Deputy Assistant Secretary Dan Baer will provide more detail on our human rights diplomacy with Vietnam, but I would like to underscore that we are working hard with Vietnamese officials to reverse a trend over the last several years of increasing arrests and ever-harsher sentences, particularly for bloggers. Thus far in 2013, Vietnam has taken some positive steps on human rights, including releasing lawyer Le Cong Dinh (albeit with restrictions) and hosting a visit by Amnesty International in February. We hope to see more releases and outreach to human rights NGOs this year. On religious freedom, we were encouraged that Communist Party General Secretary Nguyen Phu Trong met with Pope Benedict during Trong’s visit to the Vatican in January. We also hope that Vietnam can accelerate the registration of religious groups, particularly in the Central Highlands and Northwest Highlands.

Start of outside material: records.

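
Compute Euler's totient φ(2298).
φ is multiplicative, with φ(p^e) = p^e − p^(e−1). Factorise 2298 = 2 · 3 · 383. Then
  φ(2298) = (2 − 1) · (3 − 1) · (383 − 1) = 1 · 2 · 382 = 764.

Final answer: φ(2298) = 764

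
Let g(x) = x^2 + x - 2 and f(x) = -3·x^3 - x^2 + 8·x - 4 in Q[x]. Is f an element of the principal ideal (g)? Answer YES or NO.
YES

In Q[x] the ideal (g) consists of all multiples of g, so f ∈ (g) iff g | f, i.e. iff the remainder of f on division by g is 0. Divide f by g (g is monic, so eliminate the leading term of the running remainder at each step):
  leading term -3·x^3: subtract (-3·x)·g(x) = -3·x^3 - 3·x^2 + 6·x, leaving 2·x^2 + 2·x - 4
  leading term 2·x^2: subtract (2)·g(x) = 2·x^2 + 2·x - 4, leaving 0
The remainder is 0, so f(x) = g(x) · h(x) with h(x) = 2 - 3·x. Hence g | f, i.e. f ∈ (g).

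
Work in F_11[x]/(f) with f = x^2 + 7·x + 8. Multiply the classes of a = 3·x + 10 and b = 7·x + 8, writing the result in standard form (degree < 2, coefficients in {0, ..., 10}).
Multiply as integer polynomials: a · b = 21·x^2 + 94·x + 80. Reducing coefficients mod 11: a · b ≡ 10·x^2 + 6·x + 3. Now divide by f(x) = x^2 + 7·x + 8 in F_11[x], eliminating the leading term at each step:
  leading term 10·x^2: subtract (10)·f(x) = 10·x^2 + 4·x + 3, leaving 2·x (coefficients mod 11)
The degree is now < 2, so this is the remainder. Hence a · b ≡ 2·x in F_11[x]/(f).

Final answer: a · b ≡ 2·x (mod f(x))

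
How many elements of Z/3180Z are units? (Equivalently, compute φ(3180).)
Z/3180Z has φ(3180) = 832 units

An element a ∈ Z/3180Z is a unit iff gcd(a, 3180) = 1, so the number of units is φ(3180). φ is multiplicative, with φ(p^e) = p^e − p^(e−1). Factorise 3180 = 2^2 · 3 · 5 · 53. Then
  φ(3180) = (2^2 − 2^1) · (3 − 1) · (5 − 1) · (53 − 1) = 2 · 2 · 4 · 52 = 832.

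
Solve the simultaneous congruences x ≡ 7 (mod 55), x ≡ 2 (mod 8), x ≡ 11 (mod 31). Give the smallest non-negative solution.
The moduli 55, 8, 31 are pairwise coprime, so by the CRT there is a unique solution mod 55·8·31 = 13640.
Solve by successive substitution. Start with x ≡ 7 (mod 55).
  Combine with x ≡ 2 (mod 8): write x = 7 + 55·t and require 7 + 55·t ≡ 2 (mod 8), i.e. 55·t ≡ 2 − 7 ≡ 3 (mod 8). Since 55^(−1) ≡ 7 (mod 8) (55 ≡ 7 (mod 8)), t ≡ 7·3 ≡ 5 (mod 8). So x ≡ 7 + 55·5 = 282 (mod 440).
  Combine with x ≡ 11 (mod 31): write x = 282 + 440·t and require 282 + 440·t ≡ 11 (mod 31), i.e. 440·t ≡ 11 − 282 ≡ 8 (mod 31). Since 440^(−1) ≡ 26 (mod 31) (440 ≡ 6 (mod 31)), t ≡ 26·8 ≡ 22 (mod 31). So x ≡ 282 + 440·22 = 9962 (mod 13640).
Unique solution in [0, 13640): x = 9962.

Final answer: x ≡ 9962 (mod 13640); the representative in [0, 13640) is 9962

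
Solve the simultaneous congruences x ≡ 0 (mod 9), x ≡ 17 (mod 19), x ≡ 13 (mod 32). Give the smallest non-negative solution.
x ≡ 4653 (mod 5472); the representative in [0, 5472) is 4653

The moduli 9, 19, 32 are pairwise coprime, so by the CRT there is a unique solution mod 9·19·32 = 5472.
Solve by successive substitution. Start with x ≡ 0 (mod 9).
  Combine with x ≡ 17 (mod 19): write x = 9·t and require 9·t ≡ 17 (mod 19). Since 9^(−1) ≡ 17 (mod 19), t ≡ 17·17 ≡ 4 (mod 19). So x ≡ 9·4 = 36 (mod 171).
  Combine with x ≡ 13 (mod 32): write x = 36 + 171·t and require 36 + 171·t ≡ 13 (mod 32), i.e. 171·t ≡ 13 − 36 ≡ 9 (mod 32). Since 171^(−1) ≡ 3 (mod 32) (171 ≡ 11 (mod 32)), t ≡ 3·9 ≡ 27 (mod 32). So x ≡ 36 + 171·27 = 4653 (mod 5472).
Unique solution in [0, 5472): x = 4653.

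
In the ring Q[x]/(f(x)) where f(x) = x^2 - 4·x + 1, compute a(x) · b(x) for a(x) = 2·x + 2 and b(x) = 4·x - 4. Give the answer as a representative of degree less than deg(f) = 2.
a · b ≡ 32·x - 16 (mod f(x))

First multiply in Q[x] without reducing: a · b = 8·x^2 - 8. Now divide by f(x) = x^2 - 4·x + 1, eliminating the leading term at each step:
  leading term 8·x^2: subtract (8)·f(x) = 8·x^2 - 32·x + 8, leaving 32·x - 16
The degree is now < 2, so this is the remainder. Hence a · b ≡ 32·x - 16 in Q[x]/(f).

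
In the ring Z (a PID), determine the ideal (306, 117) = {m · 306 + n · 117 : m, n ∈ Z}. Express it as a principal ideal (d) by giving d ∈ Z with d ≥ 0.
(306, 117) = (9); d = 9

In the PID Z, (a, b) is generated by gcd(a, b). Compute gcd(306, 117) with the extended Euclidean algorithm, tracking rows (r, s, t) with s·306 + t·117 = r:
  row A: (306, 1, 0)   [1·306 + 0·117 = 306]
  row B: (117, 0, 1)   [0·306 + 1·117 = 117]
  306 = 2·117 + 72   → row C = row A − 2·row B = (72, 1, −2)   [check: 1·306 − 2·117 = 72]
  117 = 1·72 + 45   → row D = row B − 1·row C = (45, −1, 3)   [check: −1·306 + 3·117 = 45]
  72 = 1·45 + 27   → row E = row C − 1·row D = (27, 2, −5)   [check: 2·306 − 5·117 = 27]
  45 = 1·27 + 18   → row F = row D − 1·row E = (18, −3, 8)   [check: −3·306 + 8·117 = 18]
  27 = 1·18 + 9   → row G = row E − 1·row F = (9, 5, −13)   [check: 5·306 − 13·117 = 9]
  18 = 2·9 + 0   → remainder 0, stop. gcd = 9 (last nonzero row G).
So gcd(306, 117) = 9, with Bézout identity 5·306 − 13·117 = 9. Containment (⊇): the Bézout identity exhibits 9 as an element of (306, 117), giving (9) ⊆ (306, 117). Containment (⊆): since 9 | 306 and 9 | 117 (306 = 9·34, 117 = 9·13), every Z-linear combination of 306 and 117 is divisible by 9, so (306, 117) ⊆ (9). Therefore (306, 117) = (9), d = 9.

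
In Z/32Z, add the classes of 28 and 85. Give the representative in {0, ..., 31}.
17

Reduce the summands first: 85 ≡ 21 (mod 32), so 28 + 85 ≡ 28 + 21 (mod 32). 28 + 21 = 49; 49 = 1·32 + 17, so (28 + 85) mod 32 = 17.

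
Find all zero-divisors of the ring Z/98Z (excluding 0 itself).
An element a ∈ Z/98Z (with a ≠ 0) is a zero-divisor iff gcd(a, 98) > 1 (because a is a unit precisely when gcd(a, n) = 1, and in Z/nZ every nonzero, non-unit element is a zero-divisor). Scan a = 1, ..., 97 and keep those with gcd(a, 98) > 1:
  gcd(2, 98) = 2, gcd(4, 98) = 2, gcd(6, 98) = 2, gcd(7, 98) = 7, gcd(8, 98) = 2, gcd(10, 98) = 2, gcd(12, 98) = 2, gcd(14, 98) = 14, gcd(16, 98) = 2, gcd(18, 98) = 2, gcd(20, 98) = 2, gcd(21, 98) = 7, gcd(22, 98) = 2, gcd(24, 98) = 2, gcd(26, 98) = 2, gcd(28, 98) = 14, gcd(30, 98) = 2, gcd(32, 98) = 2, gcd(34, 98) = 2, gcd(35, 98) = 7, gcd(36, 98) = 2, gcd(38, 98) = 2, gcd(40, 98) = 2, gcd(42, 98) = 14, gcd(44, 98) = 2, gcd(46, 98) = 2, gcd(48, 98) = 2, gcd(49, 98) = 49, gcd(50, 98) = 2, gcd(52, 98) = 2, gcd(54, 98) = 2, gcd(56, 98) = 14, gcd(58, 98) = 2, gcd(60, 98) = 2, gcd(62, 98) = 2, gcd(63, 98) = 7, gcd(64, 98) = 2, gcd(66, 98) = 2, gcd(68, 98) = 2, gcd(70, 98) = 14, gcd(72, 98) = 2, gcd(74, 98) = 2, gcd(76, 98) = 2, gcd(77, 98) = 7, gcd(78, 98) = 2, gcd(80, 98) = 2, gcd(82, 98) = 2, gcd(84, 98) = 14, gcd(86, 98) = 2, gcd(88, 98) = 2, gcd(90, 98) = 2, gcd(91, 98) = 7, gcd(92, 98) = 2, gcd(94, 98) = 2, gcd(96, 98) = 2.
All other a ∈ {1, ..., 97} have gcd(a, 98) = 1 and are units. So the nonzero zero-divisors are exactly the 55 values of a appearing in this scan.

Final answer: nonzero zero-divisors of Z/98Z = {2, 4, 6, 7, 8, 10, 12, 14, 16, 18, 20, 21, 22, 24, 26, 28, 30, 32, 34, 35, 36, 38, 40, 42, 44, 46, 48, 49, 50, 52, 54, 56, 58, 60, 62, 63, 64, 66, 68, 70, 72, 74, 76, 77, 78, 80, 82, 84, 86, 88, 90, 91, 92, 94, 96}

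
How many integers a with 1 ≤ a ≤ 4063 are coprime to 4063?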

This year we have witnessed a very lively debate by individuals from all sectors of Vietnamese society as Vietnam amends its constitution. The United States respects Vietnam’s independence and sovereignty, and we believe that all of the Vietnamese people should have a voice in determining Vietnam’s future. We urge Vietnam’s leaders to provide an environment in which Vietnamese from all walks of life can peacefully and freely express their political views and have them taken into account. Such open debate and expression is essential to Vietnam’s achieving the stable and prosperous future it richly deserves.
Thank you, Mr. Chairman. I welcome any questions you may have.